Results: For the traditional beam arrangement, reducing the range uncertainty from the current level of approximately 4% to a potentially achievable level of 1% reduced the brainstem NTCP by up to 0.6 percentage points when averaging over all scenarios and by up to 0.9 percentage points in the worst-case scenario. A switch to the novel beam arrangement at 1% range uncertainty increased these values by a factor of about 2, to 2.0 percentage points and 2.9 percentage points. The novel beam arrangement achieved a lower brainstem NTCP in all cases at a range uncertainty of 2% when averaging over scenarios and at a level of 1% in the worst-case scenario.

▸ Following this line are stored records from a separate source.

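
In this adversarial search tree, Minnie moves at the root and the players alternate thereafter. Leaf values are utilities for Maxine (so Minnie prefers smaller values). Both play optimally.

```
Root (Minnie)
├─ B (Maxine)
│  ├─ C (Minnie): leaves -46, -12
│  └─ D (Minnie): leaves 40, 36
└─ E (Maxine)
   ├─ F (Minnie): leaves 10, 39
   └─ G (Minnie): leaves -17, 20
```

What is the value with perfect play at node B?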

Conclusion: The benefits of novel beam arrangements may be of the same magnitude or even exceed the direct benefits of range uncertainty reductions. The benefits of range uncertainty reductions may therefore previously have been underestimated.
Funding Support, Disclosures, and Conflict of Interest: This work was supported by Federal Share of program income earned by Massachusetts General Hospital on C06-CA059267, Proton Therapy Research and Treatment Center, and by the National Cancer Institute grant R01-CA229178, Fast Individualized Delivery Adaptation in Proton Therapy. S.T. was supported by a scholarship awarded by the Monika Kutzner Foundation.